On Thursday, we learned that
federal prosecutors believe that
Sheldon Silver, the speaker of the New York State Assembly, collected $4 million in payments from two law firms for essentially no legal work.
The prosecutors have said that these were nothing but bribes, dolled up with feathers, wigs and lipstick to make them look like legal fees.
Prosecutors said a doctor at a university hospital in New York City began sending lung patients to a law firm associated with Mr. Silver for possible civil suits over asbestos exposure. Two months later, Mr. Silver invited the doctor to apply for state grants that he controlled. The doctor got $500,000 for a research center on lung disease. And Mr. Silver — who did no legal work whatsoever on the asbestos cases — got referral fees for the suits amounting to more than $3 million, according to
a criminal complaint made public on Thursday.
In his official communications, Mr. Silver said the grant money would support research on Sept. 11 illnesses. He told the doctor not to tell a mutual friend that he was sending cases to Mr. Silver’s firm, the complaint said.
For years, Mr. Silver proclaimed himself a champion of disclosure. Somehow, the Assembly never got around to passing rules that would have revealed the relationships now laid bare. Asked by
an investigating commission for “a description of the services you provide or have provided in exchange for compensation,” Mr. Silver did not answer the straightforward question. Instead, the Assembly hired a law firm to fight the subpoena. The panel, known as the Moreland Commission, “was engaged in a fishing expedition to intimidate legislators,” Mr. Silver said.

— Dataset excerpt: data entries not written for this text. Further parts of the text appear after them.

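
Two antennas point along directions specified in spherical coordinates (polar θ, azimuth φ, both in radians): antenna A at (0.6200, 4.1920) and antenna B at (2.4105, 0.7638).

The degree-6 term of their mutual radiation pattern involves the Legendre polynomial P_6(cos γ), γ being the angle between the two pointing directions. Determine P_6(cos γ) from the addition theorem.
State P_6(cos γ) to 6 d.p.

0.586806

Summing Y*_{l m}(θ₁,φ₁)·Y_{l m}(θ₂,φ₂) over m ∈ [−6, 6]; prefactor 4π/(2·6+1) = 0.966644:
  m=-6: Y*=+0.018585+0.000358i  Y=-0.005531+0.042441i  product -0.000118+0.000787i
  m=-5: Y*=-0.046346+0.077378i  Y=+0.128810-0.103612i  product +0.002048+0.014769i
  m=-4: Y*=-0.124962-0.223005i  Y=-0.360004-0.031179i  product +0.038034+0.084179i
  m=-3: Y*=+0.445737+0.004292i  Y=+0.294884+0.335806i  product +0.129999+0.150947i
  m=-2: Y*=-0.197686+0.337382i  Y=+0.007273-0.168258i  product +0.055329+0.035716i
  m=-1: Y*=+0.038020+0.066343i  Y=+0.220426-0.211104i  product +0.022386+0.006598i
  m=+0: Y*=-0.414663-0.000000i  Y=-0.269374+0.000000i  product +0.111700+0.000000i
  m=+1: Y*=-0.038020+0.066343i  Y=-0.220426-0.211104i  product +0.022386-0.006598i
  m=+2: Y*=-0.197686-0.337382i  Y=+0.007273+0.168258i  product +0.055329-0.035716i
  m=+3: Y*=-0.445737+0.004292i  Y=-0.294884+0.335806i  product +0.129999-0.150947i
  m=+4: Y*=-0.124962+0.223005i  Y=-0.360004+0.031179i  product +0.038034-0.084179i
  m=+5: Y*=+0.046346+0.077378i  Y=-0.128810-0.103612i  product +0.002048-0.014769i
  m=+6: Y*=+0.018585-0.000358i  Y=-0.005531-0.042441i  product -0.000118-0.000787i
Total Σ_m = +0.607055+0.000000i. Multiply by 0.966644: +0.586806+0.000000i. P_6(cos γ) = 0.586806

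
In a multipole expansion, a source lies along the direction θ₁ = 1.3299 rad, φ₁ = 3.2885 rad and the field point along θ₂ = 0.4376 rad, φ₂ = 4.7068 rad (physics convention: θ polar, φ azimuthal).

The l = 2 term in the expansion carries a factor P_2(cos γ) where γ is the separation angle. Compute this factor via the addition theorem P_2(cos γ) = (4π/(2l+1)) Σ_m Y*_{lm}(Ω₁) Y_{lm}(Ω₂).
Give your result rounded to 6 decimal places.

-0.383568

Expand P_2 via completeness: Σ_{m} conj(Y_{2,m}) at Ω₁ times Y_{2,m} at Ω₂ —
  m=-2: Y*=+0.348677+0.105500i  Y=-0.069362-0.000775i  product -0.024103-0.007588i
  m=-1: Y*=-0.177059-0.026200i  Y=-0.001657+0.296527i  product +0.008062-0.052459i
  m=+0: Y*=-0.261538-0.000000i  Y=+0.460871+0.000000i  product -0.120535-0.000000i
  m=+1: Y*=+0.177059-0.026200i  Y=+0.001657+0.296527i  product +0.008062+0.052459i
  m=+2: Y*=+0.348677-0.105500i  Y=-0.069362+0.000775i  product -0.024103+0.007588i
Σ over m = -0.152617-0.000000i; ×(4π/5) → -0.383568-0.000000i. Real part: -0.383568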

It was disbanded by Gov. Andrew M. Cuomo.
So the commission never found out that Mr. Silver had allegedly been secretly paid a total of $685,513.63 in “referral fees” by a two-person law firm that specialized in an arcane area of law. Nor did the commission learn, as the prosecutors say they did, that Mr. Silver got the referral money after he sent two big real estate developers to the little law firm — developers who needed legislative favors from Mr. Silver.

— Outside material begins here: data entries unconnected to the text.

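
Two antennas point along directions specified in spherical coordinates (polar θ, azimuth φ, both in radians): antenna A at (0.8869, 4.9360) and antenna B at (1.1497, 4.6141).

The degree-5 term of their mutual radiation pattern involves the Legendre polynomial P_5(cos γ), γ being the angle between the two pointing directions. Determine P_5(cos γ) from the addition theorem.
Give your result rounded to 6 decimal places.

0.178421

Addition theorem: P_5(cos γ) = (4π/11) Σ_m Y*_{lm}(Ω₁) Y_{lm}(Ω₂), m = −5…5:
  m=-5: +0.116777-0.056805i × -0.138673+0.259083i = -0.001477+0.038132i  (running Σ = -0.001477+0.038132i)
  m=-4: +0.209529+0.261048i × +0.384455+0.159452i = +0.038930+0.133771i  (running Σ = +0.037453+0.171903i)
  m=-3: -0.259660+0.327188i × +0.038499-0.126759i = +0.031477+0.045511i  (running Σ = +0.068930+0.217414i)
  m=-2: -0.114610-0.054971i × +0.282236+0.056207i = -0.029257-0.021957i  (running Σ = +0.039673+0.195457i)
  m=-1: -0.068387+0.300716i × +0.021597-0.219021i = +0.064386+0.021473i  (running Σ = +0.104059+0.216930i)
  m=0: -0.214592-0.000000i × +0.242026+0.000000i = -0.051937-0.000000i  (running Σ = +0.052122+0.216930i)
  m=1: +0.068387+0.300716i × -0.021597-0.219021i = +0.064386-0.021473i  (running Σ = +0.116508+0.195457i)
  m=2: -0.114610+0.054971i × +0.282236-0.056207i = -0.029257+0.021957i  (running Σ = +0.087251+0.217414i)
  m=3: +0.259660+0.327188i × -0.038499-0.126759i = +0.031477-0.045511i  (running Σ = +0.118728+0.171903i)
  m=4: +0.209529-0.261048i × +0.384455-0.159452i = +0.038930-0.133771i  (running Σ = +0.157658+0.038132i)
  m=5: -0.116777-0.056805i × +0.138673+0.259083i = -0.001477-0.038132i  (running Σ = +0.156182+0.000000i)
Σ over m = +0.156182+0.000000i; ×(4π/11) → +0.178421+0.000000i. Real part: 0.178421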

For years, there was mystery about what exactly Mr. Silver did to earn so much from his main source of income, the law firm
Weitz & Luxenberg, which handled the asbestos cases. A grand jury subpoena asked.
“That request resulted in production of records related to a single property dispute in which Silver, along with other Weitz & Luxenberg attorneys, represented an individual,” according to the complaint.